Israel Prime Minister Benjamin Netanyahu, center, and his Health Minister Yuli Edelstein, second left, attend the arrival of plane with a shipment of Pfizer coronavirus vaccines
Credit: Motti Millrod /Pool Haaretz
Israel’s army is deploying hundreds of battle-hardened medics to vaccinate civilians as part of the world’s largest inoculation drive.
The Jewish state has already given the first of two jabs to nearly 20 per cent of the population and has ordered a further six million doses of the vaccine, as it strives to restore normality by the Spring.
A key pillar of the strategy is the Israel Defence Forces, which is sending up to 700 reservist medics to assist nurses in administering jabs across the country.
Speaking to the Telegraph, IDF medical commander Col Tomer Koler said the medics were no stranger to working extremely long hours and that all had frontline experience treating soldiers, such as in operations at the border with Lebanon and Syria.
Global vaccinations doses administered
“We are recruiting medics who are on reserve, training them and sending them to HMOs [Israeli healthcare providers] to help with vaccinations,” he said.
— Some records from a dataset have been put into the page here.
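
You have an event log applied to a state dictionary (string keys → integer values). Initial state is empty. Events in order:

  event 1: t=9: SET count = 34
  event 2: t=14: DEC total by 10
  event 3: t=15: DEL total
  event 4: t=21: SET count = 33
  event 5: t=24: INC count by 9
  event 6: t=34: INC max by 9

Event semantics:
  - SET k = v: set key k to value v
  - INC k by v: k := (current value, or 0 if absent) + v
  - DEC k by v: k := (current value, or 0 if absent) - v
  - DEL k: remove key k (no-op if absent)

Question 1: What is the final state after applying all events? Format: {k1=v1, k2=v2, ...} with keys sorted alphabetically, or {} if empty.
  after event 1 (t=9: SET count = 34): {count=34}
  after event 2 (t=14: DEC total by 10): {count=34, total=-10}
  after event 3 (t=15: DEL total): {count=34}
  after event 4 (t=21: SET count = 33): {count=33}
  after event 5 (t=24: INC count by 9): {count=42}
  after event 6 (t=34: INC max by 9): {count=42, max=9}

Answer: {count=42, max=9}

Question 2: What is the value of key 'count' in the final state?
Track key 'count' through all 6 events:
  event 1 (t=9: SET count = 34): count (absent) -> 34
  event 2 (t=14: DEC total by 10): count unchanged
  event 3 (t=15: DEL total): count unchanged
  event 4 (t=21: SET count = 33): count 34 -> 33
  event 5 (t=24: INC count by 9): count 33 -> 42
  event 6 (t=34: INC max by 9): count unchanged
Final: count = 42

Answer: 42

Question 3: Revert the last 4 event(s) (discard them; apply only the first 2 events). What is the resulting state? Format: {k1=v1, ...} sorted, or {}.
Answer: {count=34, total=-10}

Derivation:
Keep first 2 events (discard last 4):
  after event 1 (t=9: SET count = 34): {count=34}
  after event 2 (t=14: DEC total by 10): {count=34, total=-10}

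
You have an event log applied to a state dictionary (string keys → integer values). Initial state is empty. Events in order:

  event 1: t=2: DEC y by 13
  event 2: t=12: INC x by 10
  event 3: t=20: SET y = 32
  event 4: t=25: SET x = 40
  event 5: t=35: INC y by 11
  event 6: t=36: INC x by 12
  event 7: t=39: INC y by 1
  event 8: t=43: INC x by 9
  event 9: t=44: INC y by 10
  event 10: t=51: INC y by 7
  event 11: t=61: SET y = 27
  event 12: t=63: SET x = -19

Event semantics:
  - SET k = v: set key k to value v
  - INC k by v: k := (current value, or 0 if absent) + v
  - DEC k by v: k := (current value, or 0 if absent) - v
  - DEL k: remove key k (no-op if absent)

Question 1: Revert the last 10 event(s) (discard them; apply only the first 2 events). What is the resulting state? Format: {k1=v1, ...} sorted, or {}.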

“They completed mandatory service in the IDF and are now civilians. We called them back for three months as reserve soldiers….all of them have experience of treating wounded or sick soldiers.”
The IDF has focused on recalling around 700 young medics in their 20s and 30s, on the grounds that they wouldn’t need much extra training to be brought up to speed with vaccination procedures.
“They can work from dusk until dawn. It is a major operation to enlist such a large amount of medics but we are able to do it,” Col Koler added.
Boris Johnson has said that Britain’s army will play a significant role in the UK’s own vaccination drive, with the military relying on "battle preparation techniques" to help meet the ambitious target of 13m inoculations by mid-February.
Tory backbenchers have been closely watching Israel’s efforts to deliver the vaccine, and some hope that its strategy will be emulated by Britain.
“I welcome the involvement of the British army in our crucial national vaccination drive,” said Andrew Percy, a Tory MP and member of the parliamentary group Conservative Friends of Israel.
“As the world’s leader in Covid-19 vaccinations, Israel has shown how effective and important its military can be in helping to deliver for public health, given their expertise in logistics and in responding to health emergencies around the world.”